On 3 December 2013 the Financial Reporting Act and the Financial Reporting (Amendments to Other Enactments) Act became law. These two Acts, combined with new financial reporting frameworks rolled out by the External Reporting Board, create fundamental changes to the financial reporting rules in New Zealand. For most businesses, these changes take effect from 1 April 2014 – so what does this mean for your organisation?
Fit for purpose reporting obligations
The key driver behind the changes to legislation is to make New Zealand’s financial reporting fit for purpose – recognising that one size does not fit all. To this end, the new requirements differ according to:
- the nature of your organisation – whether you are for profit , or public benefit; and
- the scale of your organisation, and whether you have any public accountability
For profit entities that are still required to prepare general purpose financial statements will have a choice between full reporting under NZ equivalents to International Financial Reportings Standards (NZ IFRS), or a new simplified format of the same known as NZ IFRS Reduced Disclosure Regime. (Allbeit existing standards will be retained for one further year – which will enable those that wish to continue as they currently report to do so.)
For public benefit entities – (for example charities, schools and government bodies) – Four “tiers” of financial reporting rules exist.
Click here to see a diagram to help you navigate through the new financial reporting frameworks.
For profit entities
Reduced obligations for small to medium sized companies
Most companies will no longer be required to prepare general purpose financial statements i.e. follow legally mandated accounting standards.
Going forward, New Zealand companies will only be required to prepare general purpose financial statements if they are:
- a FMC reporting entity – a new term that includes most entities previously known as issuers – but also catches other investment management entities. The rules around this are not straightforward – and certainly if you have raised capital from the public or operation on the financial services sector you should seek calarification of your status.

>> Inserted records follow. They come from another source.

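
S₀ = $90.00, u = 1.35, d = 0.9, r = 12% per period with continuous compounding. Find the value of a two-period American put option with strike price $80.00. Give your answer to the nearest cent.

Risk-neutral probability p = (e^0.12 − 0.9)/(1.35 − 0.9) = 0.2275/0.4500 = 0.5055
Terminal stock prices: S_uu = 164, S_ud = 109.4, S_dd = 72.9
Terminal payoffs (K − S): max(-84.03, 0) = 0, max(-29.35, 0) = 0, max(7.1, 0) = 7.1
Node u (S = 121.5): continuation = e^(−0.12)·[0.5055·0.0000 + 0.4945·0.0000] = 0.0000; exercise value = 0.0000 ≤ continuation, so V_u = 0.0000
Node d (S = 81): continuation = e^(−0.12)·[0.5055·0.0000 + 0.4945·7.1000] = 3.1136; exercise value = 0.0000 ≤ continuation, so V_d = 3.1136
Node 0 (S = 90): continuation = e^(−0.12)·[0.5055·0.0000 + 0.4945·3.1136] = 1.3654; exercise value = 0.0000 ≤ continuation, so V_0 = 1.3654

$1.37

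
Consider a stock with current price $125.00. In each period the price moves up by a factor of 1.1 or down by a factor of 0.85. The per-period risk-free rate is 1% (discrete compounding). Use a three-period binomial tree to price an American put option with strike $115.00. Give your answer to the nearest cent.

Risk-neutral probability p = (1 + 0.01 − 0.85)/(1.1 − 0.85) = 0.1600/0.2500 = 0.6400
Terminal stock prices: S_uuu = 166.4, S_uud = 128.6, S_udd = 99.34, S_ddd = 76.77
Terminal payoffs (K − S): max(-51.38, 0) = 0, max(-13.56, 0) = 0, max(15.66, 0) = 15.66, max(38.23, 0) = 38.23
Node uu (S = 151.3): continuation = 1/1.01·[0.6400·0.0000 + 0.3600·0.0000] = 0.0000; exercise value = 0.0000 ≤ continuation, so V_uu = 0.0000
Node ud (S = 116.9): continuation = 1/1.01·[0.6400·0.0000 + 0.3600·15.6563] = 5.5804; exercise value = 0.0000 ≤ continuation, so V_ud = 5.5804
Node dd (S = 90.31): continuation = 1/1.01·[0.6400·15.6563 + 0.3600·38.2344] = 23.5489; exercise value = 24.6875 > continuation, so V_dd = 24.6875 (exercise)
Node u (S = 137.5): continuation = 1/1.01·[0.6400·0.0000 + 0.3600·5.5804] = 1.9891; exercise value = 0.0000 ≤ continuation, so V_u = 1.9891
Node d (S = 106.2): continuation = 1/1.01·[0.6400·5.5804 + 0.3600·24.6875] = 12.3356; exercise value = 8.7500 ≤ continuation, so V_d = 12.3356
Node 0 (S = 125): continuation = 1/1.01·[0.6400·1.9891 + 0.3600·12.3356] = 5.6573; exercise value = 0.0000 ≤ continuation, so V_0 = 5.6573

$5.66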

- For locally owned companies: Where revenue exceeds $30m or your assets $60m
- For overseas companies or subsidiaries of overseas companys: Where revenue exceed $10m or your assets $20m
- public entities (e.g. SOE’s)
- have 10 or more shareholders (though can opt out with a 95% majority vote); or
- have fewer than 10 shareholders and have opted to (5% shareholders individually or collectively can require this by requesting in writing)
More than 90% of NZ companies will therefore not be required to prepare general purpose financial statements at all.
However, this doesn’t mean that financial statements don’t have to be prepared. Companies will still be required to prepare financial statements at least to a minimum standard specified by Inland Revenue Department. Using solely the IRD requirements should see a reduction in the amount of disclosure required to be contained within the financial statements – particularly where companies had previously prepared financial statements under the more complex NZ IFRS standards.
Businesses also need consider if there are any contractual or other requirements to prepare financial statements under generally accepted accounting practice – for instance, in their banking arrangements or the terms of any earn-out arrangements. Often such agreements refer to “Generally accepted accounting practice” or will refer to the legacy Financial Reporting Act 1993 -which may no longer be appropriate.
Less financial statements to file and shorter deadlines
Only FMC Reporting Entities, large overseas companies, large subsidiaries of overseas companies, and large New Zealand companies with 25% or more overseas ownership will need to file. (For periods commencing after 1 April 2014.)
Previously, five months and twenty working days was the deadline for all entities that were required to file. This deadline is now four months for FMC Reporting Entities and five months for others still required to file.
Public benefit entities
Mandatory compliance with GAAP for charities
For charities, compliance with the appropriate tier of financial reporting will become mandatory for period commencing after 1 April 2015. There’s been a great divergence in the quality of financial reporting by charities to date – which is hoped to be resolved by mandating compliance. These changes will bring a robustness of charities financial reporting – something of national importance given the scale of the “third” sector within New Zealand. The degree of change from reporting under the new tiers for public sector and not for profit entities will vary considerably – depending on the framework.